2018-04-22

Connect HBase with Python and Thrift

Apache HBase is a key-value store in Hadoop ecosystem. It is based on HDFS, and can provide high performance data access on large amount of volume. HBase is written in Java, and has native support for Java clients. But with the help of Thrift and various language bindings, we can access HBase in web services quite easily. This article will describe how to read and write HBase table with Python and Thrift.

Generate Thrift Class

For anyone who is new to Apache Thrift, it provides an IDL (Interface Description Language) to let you describe your service methods and data types and then transform them into different languages.

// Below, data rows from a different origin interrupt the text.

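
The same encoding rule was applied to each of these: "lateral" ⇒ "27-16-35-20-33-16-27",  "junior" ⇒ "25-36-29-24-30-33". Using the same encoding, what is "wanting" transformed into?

38-16-29-35-24-29-22

l is letter #12 and maps to 27: an offset of 15. Each letter is replaced by its alphabet position (a=1..z=26) + 15.
On wanting: w=23→38, a=1→16, n=14→29, t=20→35, i=9→24, n=14→29, g=7→22.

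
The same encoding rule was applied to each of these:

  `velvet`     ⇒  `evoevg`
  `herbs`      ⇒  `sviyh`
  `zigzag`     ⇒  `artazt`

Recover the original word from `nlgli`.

Each pair mirrors across the alphabet (v↔e, e↔v, l↔o): positions sum to 25. Each letter is replaced by its mirror in the alphabet: a↔z, b↔y, c↔x, and so on (the Atbash cipher).
Decoding nlgli: n↔m, l↔o, g↔t, l↔o, i↔r.

motor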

For instance, a Thrift type definition like this:

struct TColumn {
  1: required binary family,
  2: optional binary qualifier,
  3: optional i64 timestamp
}

Will be transformed into the following Python code:

class TColumn(object):
    def __init__(self, family=None, qualifier=None, timestamp=None,):
        self.family = family
        self.qualifier = qualifier
        self.timestamp = timestamp

    def read(self, iprot):
        iprot.readStructBegin()
        while True:
            (fname, ftype, fid) = iprot.readFieldBegin()
            # ...

    def write(self, oprot):
        oprot.writeStructBegin('TColumn')
        # ...

HBase Thrift vs Thrift2

HBase provides two versions of Thrift IDL files, and they have two main differences.

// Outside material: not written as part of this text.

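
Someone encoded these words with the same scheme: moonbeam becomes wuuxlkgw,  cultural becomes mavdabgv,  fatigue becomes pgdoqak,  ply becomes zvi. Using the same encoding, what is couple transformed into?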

First, thrift2 mimics the data types and methods from HBase Java API, which could be more intuitive to use. For instance, constructing a Get operation in Java is:

1
2
3

Get get = new Get(Bytes.toBytes("rowkey"));
get.addColumn(Bytes.toBytes("cf"), Bytes.toBytes("col1"));
get.addColumn(Bytes.toBytes("cf"), Bytes.toBytes("col2"));

In thrift2, there is a corresponding TGet type:

tget = TGet(
    row='rowkey',
    columns=[
        TColumn(family='cf', qualifier='col1'),
        TColumn(family='cf', qualifier='col2'),
    ]
)

While in thrift, we directly invoke one of the get methods:

client.getRowWithColumns(
    tableName='tbl',
    row='rowkey',
    columns=['cf:col1', 'cf:col2'],
    attributes=None
)

The second difference is that thrift2 lacks the administration interfaces, like createTable, majorCompact, etc. Currently these APIs are still under development, so if you need to use them via Thrift, you will have to fall back to version one.

After deciding which version we use, now we can download the hbase.thrift file, and generate Python code from it. One note on Thrift version though. Since we will use Python 3.x, which is supported by Thrift 0.10 onwards, so make sure you install the right version. Execute the following command, and you will get several Python files.

$ thrift -gen py hbase.thrift
$ find gen-py
gen-py/hbase/__init__.py
gen-py/hbase/constants.py
gen-py/hbase/THBaseService.py
gen-py/hbase/ttypes.py

Run HBase in Standalone Mode

In case you do not have a running HBase service to test against, you can follow the quick start guide (link) to download the binaries, do some minor configuration, and then execute the following commands to start a standalone HBase server as well as the Thrift2 server.

1
2
3

bin/start-hbase.sh
bin/hbase-daemon.sh start thrift2
bin/hbase shell

Then in the HBase shell, we create a test table and read / write some data.

> create "tsdata", NAME => "cf"
> put "tsdata", "sys.cpu.user:20180421:192.168.1.1", "cf:1015", "0.28"
> get "tsdata", "sys.cpu.user:20180421:192.168.1.1"
COLUMN                                        CELL
 cf:1015                                      timestamp=1524277135973, value=0.28
1 row(s) in 0.0330 seconds

Connect to HBase via Thrift2

Here is the boilerplate of making a connection to HBase Thrift server. Note that Thrift client is not thread-safe, and it does neither provide connection pooling facility. You may choose to connect on every request, which is actually fast enough, or maintain a pool of connections yourself.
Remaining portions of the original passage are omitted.